You can clear cargo containers quicker by following these steps:
- Make sure your goods and packing materials are allowed into Australia and can meet all conditions of import. Import conditions are set under legislation administered by the department. Failure to comply with this legislation in a criminal manner can result in large fines or imprisonment. The Australian import conditions are available on the Biosecurity Import Conditions system (BICON).
- This includes determining whether you need an import permit before shipping goods to Australia. This information can be obtained from BICON.
- If you hold a permit for multiple consignments of goods, make sure the permit is valid and appropriate for the goods before shipping.
- Provide a department office with a packing declaration to facilitate clearance of containers. The packing declaration should provide details of container cleanliness and whether straw and timber have been used as packing materials. If you don’t provide this information the container will have to be opened and inspected at an Approved Arrangement (AA) premises.
- If a container has to be directed to an AA premises for unpacking and inspection, delays will occur and costs will be involved.
- Ensure your container is free of contamination by soil, grain, snails or plant and animal material. The inside and outside of the container should be cleaned before shipment to help facilitate clearance on arrival in Australia. A cleanliness declaration is required for all containerised cargo imported into Australia. All contaminated containers and cargo detected entering Australia are treated before release, delays will occur and charges apply.
- Have all timber used as packaging in the container treated in an approved method. If timber dunnage has been used in the loading of the containerised cargo, accredited persons must have a valid treatment certificate to satisfy departmental clearance requirements. Timber must also be free of bark.
- Offshore treatments may facilitate faster clearance of the packing component of the cargo container. However, an approved treatment provider must perform the treatment.
- Use acceptable alternative packing materials such as synthetic foam, plastics, metal frames, inflated dunnage, wood, wool, shredded paper, and other similar materials.
- Be aware that exotic pests and diseases could be introduced into Australia on containers, cargo and packaging.

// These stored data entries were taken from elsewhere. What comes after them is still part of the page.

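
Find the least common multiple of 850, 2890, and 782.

850 = 2 × 5^2 × 17
2890 = 2 × 5 × 17^2
782 = 2 × 17 × 23
LCM(850, 2890, 782) = 2 × 5^2 × 17^2 × 23 = 332350.

332350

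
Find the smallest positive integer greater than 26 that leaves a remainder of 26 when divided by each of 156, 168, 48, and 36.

N − 26 must be a common multiple of 156, 168, 48, and 36.
156 = 2^2 × 3 × 13
168 = 2^3 × 3 × 7
48 = 2^4 × 3
36 = 2^2 × 3^2
LCM(156, 168, 48, 36) = 2^4 × 3^2 × 7 × 13 = 13104.
Smallest N > 26 is LCM + 26 = 13104 + 26 = 13130.

13130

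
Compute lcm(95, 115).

2185

95 = 5 × 19
115 = 5 × 23
LCM(95, 115) = 5 × 19 × 23 = 2185.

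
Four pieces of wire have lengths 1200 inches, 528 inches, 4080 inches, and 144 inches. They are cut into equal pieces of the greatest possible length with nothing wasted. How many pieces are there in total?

Piece length = gcd(1200, 528, 4080, 144).
1200 = 2^4 × 3 × 5^2
528 = 2^4 × 3 × 11
4080 = 2^4 × 3 × 5 × 17
144 = 2^4 × 3^2
gcd(1200, 528, 4080, 144) = 2^4 × 3 = 48.
Total pieces = 1200/48 + 528/48 + 4080/48 + 144/48 = 25 + 11 + 85 + 3 = 124.

124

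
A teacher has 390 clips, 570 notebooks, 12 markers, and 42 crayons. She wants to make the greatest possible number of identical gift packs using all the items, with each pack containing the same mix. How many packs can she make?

The pack count must divide each quantity, so the greatest is gcd(390, 570, 12, 42).
390 = 2 × 3 × 5 × 13
570 = 2 × 3 × 5 × 19
12 = 2^2 × 3
42 = 2 × 3 × 7
gcd(390, 570, 12, 42) = 2 × 3 = 6.

6 packs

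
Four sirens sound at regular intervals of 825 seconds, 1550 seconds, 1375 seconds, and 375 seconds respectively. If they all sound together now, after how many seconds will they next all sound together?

255750 seconds

They coincide at every common multiple of the periods; the first is the LCM.
825 = 3 × 5^2 × 11
1550 = 2 × 5^2 × 31
1375 = 5^3 × 11
375 = 3 × 5^3
LCM(825, 1550, 1375, 375) = 2 × 3 × 5^3 × 11 × 31 = 255750.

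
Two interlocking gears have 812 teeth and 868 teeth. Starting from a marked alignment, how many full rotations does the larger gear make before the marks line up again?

All finish a whole number of cycles simultaneously at t = LCM of the periods.
812 = 2^2 × 7 × 29
868 = 2^2 × 7 × 31
LCM(812, 868) = 2^2 × 7 × 29 × 31 = 25172.
Rotations for period 868: 25172 / 868 = 29.

29 rotations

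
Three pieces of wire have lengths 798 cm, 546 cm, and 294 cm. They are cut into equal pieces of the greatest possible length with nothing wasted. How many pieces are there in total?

39

Piece length = gcd(798, 546, 294).
798 = 2 × 3 × 7 × 19
546 = 2 × 3 × 7 × 13
294 = 2 × 3 × 7^2
gcd(798, 546, 294) = 2 × 3 × 7 = 42.
Total pieces = 798/42 + 546/42 + 294/42 = 19 + 13 + 7 = 39.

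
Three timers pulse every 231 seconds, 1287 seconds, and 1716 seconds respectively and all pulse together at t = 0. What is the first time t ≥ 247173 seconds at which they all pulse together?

252252 seconds

Joint pulses occur at multiples of LCM(231, 1287, 1716).
231 = 3 × 7 × 11
1287 = 3^2 × 11 × 13
1716 = 2^2 × 3 × 11 × 13
LCM(231, 1287, 1716) = 2^2 × 3^2 × 7 × 11 × 13 = 36036.
Smallest multiple of 36036 that is ≥ 247173: ⌈247173/36036⌉ × 36036 = 7 × 36036 = 252252.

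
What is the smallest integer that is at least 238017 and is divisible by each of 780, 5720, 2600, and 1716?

The integer must be a common multiple of 780, 5720, 2600, and 1716, so a multiple of their LCM.
780 = 2^2 × 3 × 5 × 13
5720 = 2^3 × 5 × 11 × 13
2600 = 2^3 × 5^2 × 13
1716 = 2^2 × 3 × 11 × 13
LCM(780, 5720, 2600, 1716) = 2^3 × 3 × 5^2 × 11 × 13 = 85800.
Smallest multiple of 85800 that is ≥ 238017: ⌈238017/85800⌉ × 85800 = 3 × 85800 = 257400.

257400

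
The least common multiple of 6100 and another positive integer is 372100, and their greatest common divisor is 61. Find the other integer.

3721

gcd × lcm = product of the two integers, so the other integer is (61 × 372100) / 6100 = 3721.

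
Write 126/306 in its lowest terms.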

Thorough inspections for these pests and diseases are carried out on consignments from high risk countries.
- Ensure that all documentation and other information relating to the import process, your cargo and container are provided to the department and the Department of Home Affairs.
- Consider using the services of a licensed customs broker to facilitate the clearance of your goods
- Don’t use straw packing, it’s prohibited. Straw could carry insects and diseases exotic to Australia. Containers in which straw, rice hulls or similar plant materials have been used as packing has to be unpacked at an AA premises and the straw removed for treatment or destruction at the importer's expense.
- Don’t pack your goods in fruit, vegetable, meat or egg cartons or second-hand bags. These pose a high risk because they could carry pests and diseases. These types of cartons and bags will be removed and destroyed.
- Don’t use timber with bark attached. Bark is prohibited and needs to be removed and destroyed.